Single by the Shangri-Las

from the album Shangri-Las-65!
- B-side: "The Boy"
- Released: April 1965
- Length: 2:39
- Label: Red Bird
- Songwriters: Ellie Greenwich, Jeff Barry
- Producer: Shadow Morton

The Shangri-Las singles chronology
| "Maybe" (1964) | "Out in the Streets" (1965) | "Give Us Your Blessings" (1965) |

= Out in the Streets =

"Out in the Streets" is a song written by Ellie Greenwich and Jeff Barry. It was first recorded by the American girl group the Shangri-Las in 1965 and released as their fifth single. The song was produced by Shadow Morton, arranged by Artie Butler and released on Red Bird Records (RB 10-025) with the Morton composition "The Boy" on the B-Side. It reached number 53 on the US Billboard Top 100.

The Shangri-Las performed "Out in the Streets" on the TV show Shindig! in 1965. Later that year, the song was added to their second album, Shangri-Las-65!

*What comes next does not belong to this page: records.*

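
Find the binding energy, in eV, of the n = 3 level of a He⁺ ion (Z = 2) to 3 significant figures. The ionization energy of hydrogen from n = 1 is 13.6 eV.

6.04 eV

E_n = −13.6 Z²/n² = −54.40/n² eV for Z = 2.
E_3 = −54.40/9 = −6.04 eV, so ionization (to E = 0) requires 6.04 eV.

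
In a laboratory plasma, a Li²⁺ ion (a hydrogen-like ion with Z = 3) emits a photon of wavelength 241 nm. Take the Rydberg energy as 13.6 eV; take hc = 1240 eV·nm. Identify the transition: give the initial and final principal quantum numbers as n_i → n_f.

The photon energy is ΔE = hc/λ = 1240 / 241 = 5.145 eV.
With Z = 3, ΔE = 122.4 × (1/n_f² − 1/n_i²), so 1/n_f² − 1/n_i² = 0.04204.
Trying n_f = 4 gives 1/n_i² = 0.02046, i.e. n_i ≈ 7; this pair matches.

n_i = 7, n_f = 4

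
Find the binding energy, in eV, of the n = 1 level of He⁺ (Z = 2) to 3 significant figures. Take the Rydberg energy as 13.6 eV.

54.4 eV

E_n = −13.6 Z²/n² = −54.40/n² eV for Z = 2.
E_1 = −54.40/1 = −54.4 eV, so ionization (to E = 0) requires 54.4 eV.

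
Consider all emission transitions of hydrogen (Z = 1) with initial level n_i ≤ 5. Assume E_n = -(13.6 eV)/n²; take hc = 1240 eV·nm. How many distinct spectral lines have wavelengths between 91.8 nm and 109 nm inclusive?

Enumerate all n_i → n_f pairs with 1 ≤ n_f < n_i ≤ 5 and compute λ = 1240 / [13.6·1·(1/n_f² − 1/n_i²)].
Lines falling in [91.8, 109] nm: 5→1 (94.98 nm), 4→1 (97.25 nm), 3→1 (102.6 nm).

3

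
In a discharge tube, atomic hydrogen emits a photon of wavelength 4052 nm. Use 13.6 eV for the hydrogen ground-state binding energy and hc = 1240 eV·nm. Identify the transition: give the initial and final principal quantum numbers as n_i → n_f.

n_i = 5, n_f = 4

The photon energy is ΔE = hc/λ = 1240 / 4052 = 0.3060 eV.
With Z = 1, ΔE = 13.60 × (1/n_f² − 1/n_i²), so 1/n_f² − 1/n_i² = 0.02250.
Trying n_f = 4 gives 1/n_i² = 0.04000, i.e. n_i ≈ 5; this pair matches.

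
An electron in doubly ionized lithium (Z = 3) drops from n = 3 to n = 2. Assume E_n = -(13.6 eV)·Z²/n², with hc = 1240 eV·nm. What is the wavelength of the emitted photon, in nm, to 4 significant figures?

72.94 nm

For Z = 3 the level energies scale as Z², so the effective Rydberg energy is 13.6 × 9 = 122.4 eV.
ΔE = 122.4 × (1/2² − 1/3²) = 122.4 × 0.1389 = 17.00 eV.
λ = hc/ΔE = 1240 / 17.00 = 72.94 nm.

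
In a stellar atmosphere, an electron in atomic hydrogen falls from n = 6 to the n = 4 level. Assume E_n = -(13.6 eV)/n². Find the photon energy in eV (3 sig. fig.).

E_6 = −13.60/36 = −0.3778 eV and E_4 = −13.60/16 = −0.8500 eV.
The photon energy is |E_6 − E_4| = 0.472 eV.

0.472 eV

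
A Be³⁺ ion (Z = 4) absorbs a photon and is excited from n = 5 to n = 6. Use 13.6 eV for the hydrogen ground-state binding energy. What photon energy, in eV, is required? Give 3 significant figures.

2.66 eV

The Bohr energies scale as Z², so for Z = 4: E_n = −217.6/n² eV.
E_6 = −217.6/36 = −6.044 eV and E_5 = −217.6/25 = −8.704 eV.
The photon energy is |E_6 − E_5| = 2.66 eV.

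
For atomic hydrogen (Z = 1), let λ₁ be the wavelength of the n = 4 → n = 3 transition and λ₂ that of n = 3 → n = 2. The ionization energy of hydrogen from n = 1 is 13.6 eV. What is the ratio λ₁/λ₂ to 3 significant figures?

λ ∝ 1/ΔE ∝ 1/(1/n_f² − 1/n_i²), and the Z² and hc factors cancel in the ratio.
λ₁/λ₂ = (1/2² − 1/3²)/(1/3² − 1/4²) = 0.1389/0.04861 = 2.86.

2.86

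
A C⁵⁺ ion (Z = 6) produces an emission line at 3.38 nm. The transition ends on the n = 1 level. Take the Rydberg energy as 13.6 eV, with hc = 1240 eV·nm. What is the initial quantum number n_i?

The photon energy is ΔE = hc/λ = 1240 / 3.38 = 366.9 eV.
With Z = 6, ΔE = 489.6 × (1/n_f² − 1/n_i²), so 1/n_f² − 1/n_i² = 0.7493.
With n_f = 1: 1/n_i² = 1/1 − 0.7493 = 0.2507, so n_i ≈ 2.00.

n_i = 2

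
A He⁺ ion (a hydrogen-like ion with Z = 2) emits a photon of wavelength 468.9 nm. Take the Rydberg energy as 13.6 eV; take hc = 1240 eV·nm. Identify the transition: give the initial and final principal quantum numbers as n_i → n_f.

The photon energy is ΔE = hc/λ = 1240 / 468.9 = 2.644 eV.
With Z = 2, ΔE = 54.40 × (1/n_f² − 1/n_i²), so 1/n_f² − 1/n_i² = 0.04861.
Trying n_f = 3 gives 1/n_i² = 0.06250, i.e. n_i ≈ 4; this pair matches.

n_i = 4, n_f = 3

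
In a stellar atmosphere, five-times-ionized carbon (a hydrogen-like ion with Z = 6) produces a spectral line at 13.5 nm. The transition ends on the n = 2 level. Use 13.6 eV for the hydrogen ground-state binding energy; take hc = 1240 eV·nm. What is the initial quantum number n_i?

n_i = 4

The photon energy is ΔE = hc/λ = 1240 / 13.5 = 91.85 eV.
With Z = 6, ΔE = 489.6 × (1/n_f² − 1/n_i²), so 1/n_f² − 1/n_i² = 0.1876.
With n_f = 2: 1/n_i² = 1/4 − 0.1876 = 0.06239, so n_i ≈ 4.00.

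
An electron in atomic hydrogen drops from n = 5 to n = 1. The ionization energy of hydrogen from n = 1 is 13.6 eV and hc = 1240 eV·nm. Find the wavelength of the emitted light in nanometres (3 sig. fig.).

95.0 nm

ΔE = 13.60 × (1/1² − 1/5²) = 13.60 × 0.9600 = 13.06 eV.
λ = hc/ΔE = 1240 / 13.06 = 95.0 nm.
This line belongs to the Lyman series.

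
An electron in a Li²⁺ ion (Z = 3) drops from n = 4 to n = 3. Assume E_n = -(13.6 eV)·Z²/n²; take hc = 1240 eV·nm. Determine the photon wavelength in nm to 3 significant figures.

For Z = 3 the level energies scale as Z², so the effective Rydberg energy is 13.6 × 9 = 122.4 eV.
ΔE = 122.4 × (1/3² − 1/4²) = 122.4 × 0.04861 = 5.950 eV.
λ = hc/ΔE = 1240 / 5.950 = 208 nm.

208 nm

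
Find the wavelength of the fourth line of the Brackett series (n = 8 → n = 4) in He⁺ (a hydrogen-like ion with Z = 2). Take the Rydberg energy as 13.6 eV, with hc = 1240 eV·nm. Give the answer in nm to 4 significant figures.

486.3 nm

The Brackett series terminates on n_f = 4; the fourth line has n_i = 4+4 = 8.
ΔE = 54.40 × (1/4² − 1/8²) = 2.550 eV.
λ = 1240 / 2.550 = 486.3 nm.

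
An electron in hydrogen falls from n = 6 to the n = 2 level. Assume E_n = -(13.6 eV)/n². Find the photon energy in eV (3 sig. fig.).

3.02 eV

E_6 = −13.60/36 = −0.3778 eV and E_2 = −13.60/4 = −3.400 eV.
The photon energy is |E_6 − E_2| = 3.02 eV.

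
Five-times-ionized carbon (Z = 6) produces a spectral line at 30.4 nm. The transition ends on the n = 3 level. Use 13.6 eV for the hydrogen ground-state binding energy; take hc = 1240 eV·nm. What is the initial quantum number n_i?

n_i = 6

The photon energy is ΔE = hc/λ = 1240 / 30.4 = 40.79 eV.
With Z = 6, ΔE = 489.6 × (1/n_f² − 1/n_i²), so 1/n_f² − 1/n_i² = 0.08331.
With n_f = 3: 1/n_i² = 1/9 − 0.08331 = 0.02780, so n_i ≈ 6.00.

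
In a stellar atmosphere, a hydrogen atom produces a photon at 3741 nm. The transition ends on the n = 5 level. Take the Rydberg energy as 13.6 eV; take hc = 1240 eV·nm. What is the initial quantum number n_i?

n_i = 8

The photon energy is ΔE = hc/λ = 1240 / 3741 = 0.3315 eV.
With Z = 1, ΔE = 13.60 × (1/n_f² − 1/n_i²), so 1/n_f² − 1/n_i² = 0.02437.
With n_f = 5: 1/n_i² = 1/25 − 0.02437 = 0.01563, so n_i ≈ 8.00.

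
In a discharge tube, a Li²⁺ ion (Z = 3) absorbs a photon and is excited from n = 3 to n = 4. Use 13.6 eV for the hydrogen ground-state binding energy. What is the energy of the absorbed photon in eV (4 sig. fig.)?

5.950 eV

The Bohr energies scale as Z², so for Z = 3: E_n = −122.4/n² eV.
E_4 = −122.4/16 = −7.650 eV and E_3 = −122.4/9 = −13.60 eV.
The photon energy is |E_4 − E_3| = 5.950 eV.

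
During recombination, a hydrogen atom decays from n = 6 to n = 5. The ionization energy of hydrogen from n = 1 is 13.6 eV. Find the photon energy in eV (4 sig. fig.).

E_6 = −13.60/36 = −0.3778 eV and E_5 = −13.60/25 = −0.5440 eV.
The photon energy is |E_6 − E_5| = 0.1662 eV.

0.1662 eV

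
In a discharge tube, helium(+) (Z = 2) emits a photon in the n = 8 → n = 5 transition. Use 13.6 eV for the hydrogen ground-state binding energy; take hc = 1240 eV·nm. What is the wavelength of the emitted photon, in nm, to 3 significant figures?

935 nm

For Z = 2 the level energies scale as Z², so the effective Rydberg energy is 13.6 × 4 = 54.40 eV.
ΔE = 54.40 × (1/5² − 1/8²) = 54.40 × 0.02438 = 1.326 eV.
λ = hc/ΔE = 1240 / 1.326 = 935 nm.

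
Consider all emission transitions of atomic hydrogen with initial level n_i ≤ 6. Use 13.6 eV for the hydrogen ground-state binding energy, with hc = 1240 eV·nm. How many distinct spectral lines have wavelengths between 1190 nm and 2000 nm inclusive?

Enumerate all n_i → n_f pairs with 1 ≤ n_f < n_i ≤ 6 and compute λ = 1240 / [13.6·1·(1/n_f² − 1/n_i²)].
Lines falling in [1190, 2000] nm: 5→3 (1282 nm), 4→3 (1876 nm).

2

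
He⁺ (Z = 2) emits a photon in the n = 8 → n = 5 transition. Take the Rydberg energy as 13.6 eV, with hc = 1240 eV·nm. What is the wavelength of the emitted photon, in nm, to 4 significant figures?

For Z = 2 the level energies scale as Z², so the effective Rydberg energy is 13.6 × 4 = 54.40 eV.
ΔE = 54.40 × (1/5² − 1/8²) = 54.40 × 0.02438 = 1.326 eV.
λ = hc/ΔE = 1240 / 1.326 = 935.1 nm.

935.1 nm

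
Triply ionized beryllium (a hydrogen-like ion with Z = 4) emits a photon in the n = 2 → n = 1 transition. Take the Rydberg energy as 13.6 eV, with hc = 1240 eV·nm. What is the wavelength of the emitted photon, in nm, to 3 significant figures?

7.60 nm

For Z = 4 the level energies scale as Z², so the effective Rydberg energy is 13.6 × 16 = 217.6 eV.
ΔE = 217.6 × (1/1² − 1/2²) = 217.6 × 0.7500 = 163.2 eV.
λ = hc/ΔE = 1240 / 163.2 = 7.60 nm.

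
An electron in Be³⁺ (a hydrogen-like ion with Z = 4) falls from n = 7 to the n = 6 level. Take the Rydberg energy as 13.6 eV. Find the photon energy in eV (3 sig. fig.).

1.60 eV

The Bohr energies scale as Z², so for Z = 4: E_n = −217.6/n² eV.
E_7 = −217.6/49 = −4.441 eV and E_6 = −217.6/36 = −6.044 eV.
The photon energy is |E_7 − E_6| = 1.60 eV.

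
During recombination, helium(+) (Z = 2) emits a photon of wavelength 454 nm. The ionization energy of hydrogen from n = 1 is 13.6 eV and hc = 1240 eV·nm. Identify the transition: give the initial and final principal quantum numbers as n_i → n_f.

The photon energy is ΔE = hc/λ = 1240 / 454 = 2.731 eV.
With Z = 2, ΔE = 54.40 × (1/n_f² − 1/n_i²), so 1/n_f² − 1/n_i² = 0.05021.
Trying n_f = 4 gives 1/n_i² = 0.01229, i.e. n_i ≈ 9; this pair matches.

n_i = 9, n_f = 4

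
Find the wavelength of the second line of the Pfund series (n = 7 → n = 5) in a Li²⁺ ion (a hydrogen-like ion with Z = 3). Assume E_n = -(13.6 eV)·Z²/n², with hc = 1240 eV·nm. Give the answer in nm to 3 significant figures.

517 nm

The Pfund series terminates on n_f = 5; the second line has n_i = 5+2 = 7.
ΔE = 122.4 × (1/5² − 1/7²) = 2.398 eV.
λ = 1240 / 2.398 = 517 nm.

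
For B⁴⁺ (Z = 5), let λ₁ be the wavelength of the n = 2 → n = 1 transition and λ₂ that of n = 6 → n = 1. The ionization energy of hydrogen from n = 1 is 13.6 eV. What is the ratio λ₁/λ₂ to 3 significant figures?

λ ∝ 1/ΔE ∝ 1/(1/n_f² − 1/n_i²), and the Z² and hc factors cancel in the ratio.
λ₁/λ₂ = (1/1² − 1/6²)/(1/1² − 1/2²) = 0.9722/0.7500 = 1.30.

1.30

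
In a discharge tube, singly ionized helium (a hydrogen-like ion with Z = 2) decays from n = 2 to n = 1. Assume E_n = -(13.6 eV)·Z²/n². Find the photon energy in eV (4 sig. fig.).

The Bohr energies scale as Z², so for Z = 2: E_n = −54.40/n² eV.
E_2 = −54.40/4 = −13.60 eV and E_1 = −54.40/1 = −54.40 eV.
The photon energy is |E_2 − E_1| = 40.80 eV.

40.80 eV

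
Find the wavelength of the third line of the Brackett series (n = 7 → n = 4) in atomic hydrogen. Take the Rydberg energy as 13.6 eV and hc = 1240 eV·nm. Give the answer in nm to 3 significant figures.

2170 nm

The Brackett series terminates on n_f = 4; the third line has n_i = 4+3 = 7.
ΔE = 13.60 × (1/4² − 1/7²) = 0.5724 eV.
λ = 1240 / 0.5724 = 2170 nm.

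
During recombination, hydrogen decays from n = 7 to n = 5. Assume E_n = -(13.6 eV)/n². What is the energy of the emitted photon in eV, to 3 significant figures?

0.266 eV

E_7 = −13.60/49 = −0.2776 eV and E_5 = −13.60/25 = −0.5440 eV.
The photon energy is |E_7 − E_5| = 0.266 eV.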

The song was covered by Blondie in 1975; but this cover was not released until 1994, when it was included on The Platinum Collection. Blondie subsequently covered it again in 1999 for their album No Exit.

The song was used in artist Elizabeth Price's 2012 Turner Prize winning video installation The Woolworths Choir of 1979.

The song is sampled in Sharleen Spiteri's song All the Times I Cried.